For the drainage of liver abscesses, the size, number and location of the abscess should be understood as much as possible through B-ultrasound, CT and other examinations before surgery. Non-surgical puncture drainage can be performed under the guidance of B-ultrasound and CT.


For multiple abscesses, the septum should be opened to facilitate thorough drainage. For thick-walled abscesses, the abscess wall often cannot collapse and heal on its own in a short period of time after the abscess is emptied. The drainage should not be removed prematurely. If necessary, it should be combined with the application of antibiotic solution irrigation. After the abscess cavity is filled with granulation tissue, the drainage should be gradually removed.


disposable drainage tube

(3) Drainage of biliary diseases


Drainage is very important in biliary surgery. The selection of appropriate drainage can improve the efficacy and reduce the occurrence of complications. In some cases, it can replace surgery.


After cholecystectomy for gallbladder gangrene and gallbladder perforation, although the primary lesion has been removed, there must be inflammatory exudation around the gallbladder. Timely drainage can prevent accumulation and avoid abscess formation. Cigarettes and porous silicone tubes are often used for drainage. If there is not much exudation, it can be removed.


After conventional cholecystectomy, a thicker tube should be used to observe bleeding. If there is no bleeding within 24 hours after surgery, it should be removed as soon as possible. To prevent bile leakage, a porous silicone tube should be used, and it can be removed after 1 to 2 days without bile leakage.


After bile duct incision and cholechojejunostomy, preventive drainage can be removed after the incision and anastomosis heal for about a week. If bile leakage occurs after surgery, drainage should be continued until the fistula heals.


For patients with gallbladder duct obstruction and poor overall health who cannot tolerate cholecystectomy, or with a long attack time and severe inflammation of the gallbladder triangle, the local anatomy is difficult to identify.
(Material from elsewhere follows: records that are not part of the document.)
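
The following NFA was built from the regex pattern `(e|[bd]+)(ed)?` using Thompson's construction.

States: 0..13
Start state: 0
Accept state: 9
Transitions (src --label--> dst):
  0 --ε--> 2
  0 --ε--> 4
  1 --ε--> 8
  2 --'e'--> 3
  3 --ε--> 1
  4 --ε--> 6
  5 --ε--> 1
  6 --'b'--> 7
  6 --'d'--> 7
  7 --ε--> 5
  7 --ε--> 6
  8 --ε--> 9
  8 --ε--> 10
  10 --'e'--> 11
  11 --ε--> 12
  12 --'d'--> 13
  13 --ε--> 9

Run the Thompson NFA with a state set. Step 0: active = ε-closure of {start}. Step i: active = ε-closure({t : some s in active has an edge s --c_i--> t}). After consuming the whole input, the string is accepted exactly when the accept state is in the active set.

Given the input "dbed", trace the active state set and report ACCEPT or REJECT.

S₀ = ε-closure({0}) = {0,2,4,6}
'd' @ 1: {1,5,6,7,8,9,10}  [accepting]
'b' @ 2: {1,5,6,7,8,9,10}  [accepting]
'e' @ 3: {11,12}
'd' @ 4: {9,13}  [accepting]
after full input: {9,13}  (accept=9 in)

Answer: ACCEPT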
Cholecystotomy and drainage (fistula) are performed to relieve gallbladder high pressure, which can relieve symptoms, avoid gallbladder gangrene and perforation, and control inflammation. Radical cholecystectomy should be performed after the condition improves.


A mushroom-shaped tube is used for cholecystostomy, and drainage generally continues until the second-stage surgical cholecystectomy. There are many methods for bile duct drainage, including surgical incision of the bile duct and insertion of a T-tube for drainage, percutaneous transhepatic puncture, and endoscopic insertion of a nasobiliary drainage tube. Drainage should be continued until jaundice subsides or symptoms do not worsen after clamping the tube, but the tube must be placed for more than 14 days.


T, Y and long-arm T tubes are commonly used for drainage to support the bile duct to prevent stenosis. They are generally placed for 6 months or more.


(4) Drainage of the pancreas


After pancreatic tumor surgery, the main focus is on preventing postoperative pancreatic fluid leakage. The preparation, placement and placement time of the drainage material must take into account that in case of pancreatic fluid leakage, there is an effective active suction drainage to stop it at the beginning stage.


After surgery for severe pancreatitis, the main focus is on making up for the shortcomings of the surgery. Active drainage should be used, plus continuous irrigation, and the drainage lumen should be large enough to ensure that small sloughed necrotic tissue can be discharged.